My older sister Anika and I were always reinventing our clothes by cutting them up and then trying to put them back together in a different way. It was the Eighties and I was really influenced by the punk-rock look and never went anywhere without my ripped jeans. I used to wear big shoulder pads and be dripping in lamé and generally go around looking grotesquely overdone. I had a make-up palette called "Art Eyes" which consisted of geometric transfers that I put all over my face.
My mother was really good about letting me wear what I wanted as a teenager – she let me go all out and be as creative as I wanted to be but there were times when my dad [the actor Sidney Poitier] would say to me and my sister, "You girls really have to reel it in." There were certain places where we'd go and our shredded-up jeans were a no-no. When I'm out with my sister now we sometimes get asked if we're twins, which is ironic because I look exactly like my dad and she looks exactly like my mom, Joanna.
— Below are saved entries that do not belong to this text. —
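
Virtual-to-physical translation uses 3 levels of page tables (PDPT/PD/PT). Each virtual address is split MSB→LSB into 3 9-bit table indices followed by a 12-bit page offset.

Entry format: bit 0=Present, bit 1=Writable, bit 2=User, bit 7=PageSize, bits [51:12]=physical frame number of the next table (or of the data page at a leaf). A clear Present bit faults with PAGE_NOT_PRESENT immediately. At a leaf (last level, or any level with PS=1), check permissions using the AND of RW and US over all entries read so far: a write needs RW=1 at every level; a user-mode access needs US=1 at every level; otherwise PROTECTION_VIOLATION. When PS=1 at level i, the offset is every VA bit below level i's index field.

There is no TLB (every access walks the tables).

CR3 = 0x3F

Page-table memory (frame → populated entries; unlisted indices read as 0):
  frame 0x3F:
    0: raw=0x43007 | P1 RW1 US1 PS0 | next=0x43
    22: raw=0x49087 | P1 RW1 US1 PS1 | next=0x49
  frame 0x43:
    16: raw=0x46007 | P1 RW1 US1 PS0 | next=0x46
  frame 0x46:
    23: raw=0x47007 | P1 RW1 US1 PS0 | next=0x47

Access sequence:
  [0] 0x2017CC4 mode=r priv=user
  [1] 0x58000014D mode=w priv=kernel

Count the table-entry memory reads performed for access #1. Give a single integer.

Trace:
#0 VA=0x2017CC4 (r,user):
  L0: frame=0x3F idx=0 entry=0x43007 [P=1 RW=1 US=1 PS=0]
  L1: frame=0x43 idx=16 entry=0x46007 [P=1 RW=1 US=1 PS=0]
  L2: frame=0x46 idx=23 entry=0x47007 [P=1 RW=1 US=1 PS=0]
  → PA=0x47CC4  (3 entries read)
#1 VA=0x58000014D (w,kernel):
  L0: frame=0x3F idx=22 entry=0x49087 [P=1 RW=1 US=1 PS=1]
  → PA=0x4914D (huge @L0)  (1 entries read)

Entries read for #1: 1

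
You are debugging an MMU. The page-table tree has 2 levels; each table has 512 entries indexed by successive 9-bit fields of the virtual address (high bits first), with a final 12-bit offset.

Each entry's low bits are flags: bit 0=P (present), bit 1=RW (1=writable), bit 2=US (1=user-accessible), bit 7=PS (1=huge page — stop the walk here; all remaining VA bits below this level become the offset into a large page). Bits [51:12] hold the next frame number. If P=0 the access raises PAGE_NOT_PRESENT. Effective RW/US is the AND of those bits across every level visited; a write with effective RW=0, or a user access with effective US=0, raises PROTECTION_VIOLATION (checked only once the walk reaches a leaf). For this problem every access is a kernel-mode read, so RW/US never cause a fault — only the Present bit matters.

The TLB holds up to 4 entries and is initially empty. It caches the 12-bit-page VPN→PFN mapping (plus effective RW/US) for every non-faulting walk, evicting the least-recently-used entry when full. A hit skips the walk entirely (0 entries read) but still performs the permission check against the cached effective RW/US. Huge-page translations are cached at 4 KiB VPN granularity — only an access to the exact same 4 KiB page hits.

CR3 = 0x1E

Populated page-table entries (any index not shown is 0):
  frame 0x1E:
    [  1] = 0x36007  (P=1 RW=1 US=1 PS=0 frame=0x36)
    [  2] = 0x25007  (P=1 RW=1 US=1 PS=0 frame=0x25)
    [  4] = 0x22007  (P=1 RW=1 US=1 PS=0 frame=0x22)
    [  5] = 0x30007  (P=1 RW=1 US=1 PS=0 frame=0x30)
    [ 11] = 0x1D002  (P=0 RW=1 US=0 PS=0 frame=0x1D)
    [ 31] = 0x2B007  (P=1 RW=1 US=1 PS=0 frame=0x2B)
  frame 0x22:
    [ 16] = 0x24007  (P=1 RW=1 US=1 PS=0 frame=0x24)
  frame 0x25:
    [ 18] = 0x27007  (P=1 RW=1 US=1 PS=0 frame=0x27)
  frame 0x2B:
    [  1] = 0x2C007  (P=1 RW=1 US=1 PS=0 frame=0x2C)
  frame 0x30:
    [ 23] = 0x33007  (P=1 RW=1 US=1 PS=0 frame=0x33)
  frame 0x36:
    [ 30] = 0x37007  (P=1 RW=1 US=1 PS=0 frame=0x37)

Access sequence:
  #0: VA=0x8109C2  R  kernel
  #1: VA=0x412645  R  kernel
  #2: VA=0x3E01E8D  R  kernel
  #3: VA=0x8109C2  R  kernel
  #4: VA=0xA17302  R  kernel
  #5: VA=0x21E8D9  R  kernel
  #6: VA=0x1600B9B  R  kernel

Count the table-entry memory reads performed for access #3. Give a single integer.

Trace:
#0 VA=0x8109C2 (r,kernel):
  lvl0: tbl 0x1E, slot 4 ⇒ 0x22007 (P1/RW1/US1/PS0)
  lvl1: tbl 0x22, slot 16 ⇒ 0x24007 (P1/RW1/US1/PS0)
  ✓ 0x249C2  — 2 lookups
#1 VA=0x412645 (r,kernel):
  lvl0: tbl 0x1E, slot 2 ⇒ 0x25007 (P1/RW1/US1/PS0)
  lvl1: tbl 0x25, slot 18 ⇒ 0x27007 (P1/RW1/US1/PS0)
  ✓ 0x27645  — 2 lookups
#2 VA=0x3E01E8D (r,kernel):
  lvl0: tbl 0x1E, slot 31 ⇒ 0x2B007 (P1/RW1/US1/PS0)
  lvl1: tbl 0x2B, slot 1 ⇒ 0x2C007 (P1/RW1/US1/PS0)
  ✓ 0x2CE8D  — 2 lookups
#3 VA=0x8109C2 (r,kernel):
  TLB hit vpn=0x810 → PA=0x249C2
#4 VA=0xA17302 (r,kernel):
  lvl0: tbl 0x1E, slot 5 ⇒ 0x30007 (P1/RW1/US1/PS0)
  lvl1: tbl 0x30, slot 23 ⇒ 0x33007 (P1/RW1/US1/PS0)
  ✓ 0x33302  — 2 lookups
#5 VA=0x21E8D9 (r,kernel):
  lvl0: tbl 0x1E, slot 1 ⇒ 0x36007 (P1/RW1/US1/PS0)
  lvl1: tbl 0x36, slot 30 ⇒ 0x37007 (P1/RW1/US1/PS0)
  ✓ 0x378D9  — 2 lookups
#6 VA=0x1600B9B (r,kernel):
  lvl0: tbl 0x1E, slot 11 ⇒ 0x1D002 (P0/RW1/US0/PS0)
  ✗ PAGE_NOT_PRESENT  [1 reads]

Entries read for #3: 0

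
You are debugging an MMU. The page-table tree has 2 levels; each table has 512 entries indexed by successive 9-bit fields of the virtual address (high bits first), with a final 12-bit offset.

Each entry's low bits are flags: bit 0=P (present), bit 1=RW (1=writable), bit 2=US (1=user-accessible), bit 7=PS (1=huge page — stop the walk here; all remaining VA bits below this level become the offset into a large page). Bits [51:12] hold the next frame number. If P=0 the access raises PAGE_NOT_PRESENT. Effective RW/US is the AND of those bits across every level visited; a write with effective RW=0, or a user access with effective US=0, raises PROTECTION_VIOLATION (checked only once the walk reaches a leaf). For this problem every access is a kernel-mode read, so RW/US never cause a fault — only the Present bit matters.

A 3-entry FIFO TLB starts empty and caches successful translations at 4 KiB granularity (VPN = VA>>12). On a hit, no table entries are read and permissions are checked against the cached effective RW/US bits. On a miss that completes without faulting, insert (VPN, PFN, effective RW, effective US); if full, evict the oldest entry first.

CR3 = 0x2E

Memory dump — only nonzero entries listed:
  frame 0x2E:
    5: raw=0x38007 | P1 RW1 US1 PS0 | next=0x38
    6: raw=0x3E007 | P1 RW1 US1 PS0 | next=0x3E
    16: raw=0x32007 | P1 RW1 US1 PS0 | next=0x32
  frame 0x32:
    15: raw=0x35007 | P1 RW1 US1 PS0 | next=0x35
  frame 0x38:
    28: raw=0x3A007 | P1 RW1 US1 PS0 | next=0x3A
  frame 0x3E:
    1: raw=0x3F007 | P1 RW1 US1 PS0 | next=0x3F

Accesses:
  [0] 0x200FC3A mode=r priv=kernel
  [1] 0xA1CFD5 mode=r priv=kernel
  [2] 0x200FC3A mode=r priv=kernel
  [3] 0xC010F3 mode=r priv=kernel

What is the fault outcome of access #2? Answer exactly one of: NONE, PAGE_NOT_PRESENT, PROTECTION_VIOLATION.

Trace:
#0 VA=0x200FC3A (r,kernel):
  L0: frame=0x2E idx=16 entry=0x32007 [P=1 RW=1 US=1 PS=0]
  L1: frame=0x32 idx=15 entry=0x35007 [P=1 RW=1 US=1 PS=0]
  ✓ 0x35C3A  — 2 lookups
#1 VA=0xA1CFD5 (r,kernel):
  L0: frame=0x2E idx=5 entry=0x38007 [P=1 RW=1 US=1 PS=0]
  L1: frame=0x38 idx=28 entry=0x3A007 [P=1 RW=1 US=1 PS=0]
  ✓ 0x3AFD5  — 2 lookups
#2 VA=0x200FC3A (r,kernel):
  TLB hit vpn=0x200F → PA=0x35C3A
#3 VA=0xC010F3 (r,kernel):
  L0: frame=0x2E idx=6 entry=0x3E007 [P=1 RW=1 US=1 PS=0]
  L1: frame=0x3E idx=1 entry=0x3F007 [P=1 RW=1 US=1 PS=0]
  ✓ 0x3F0F3  — 2 lookups

Access #2 fault: NONE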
Up until maybe six or seven years ago, people would come up to me all the time and ask if I was related to Sidney Poitier, just based on the fact that they thought I looked like him.
The problem with being an actress is that it makes you focus too much on how you look. That mentality is everywhere in Los Angeles and I have to remind myself that that's not what life is about. If you get too wrapped up in your appearance then you're focusing on something insignificant – what's important to me is the character that I'm playing. Vanity gets in the way of that and it makes your performance suffer. Ten years ago, very few actresses had stylists – people would dress themselves when they had a premiere to go to. But nowadays image has become so important to everyone. It's taken the individual out of the picture – I used to love to watch award shows because people would come dressed how they liked. I have to tip my hat to Cher who would wear outrageous outfits. Now, you only see beautiful gowns on beautiful people and I wish they would shake it up a little bit. Everybody strives to look beautiful, elegant and styled – with help from their stylists and hair and make-up artists – but I really admire the people who do their own thing.
I try to accept the body I've been given and appreciate the fact that I'm healthy rather than thinking about aspects of my appearance that I'd like to change. Plastic surgery isn't my style at all – all that nipping and tucking has gone way out of hand in the States. Everyone here is taking on a very similar look and I find it really disturbing.
A life in brief
Sydney Poitier was born on 15 November 1973 in Los Angeles, California. An actress and the daughter of the eminent actor Sidney Poitier, she has been working in the industry for 10 years, and in 2004 produced Devil Cats, a film written and directed by her older sister, Anika. She lives in Los Angeles and features in Quentin Tarantino's Death Proof, which is released on DVD on Monday. She will appear in the forthcoming movie version of Knight Rider.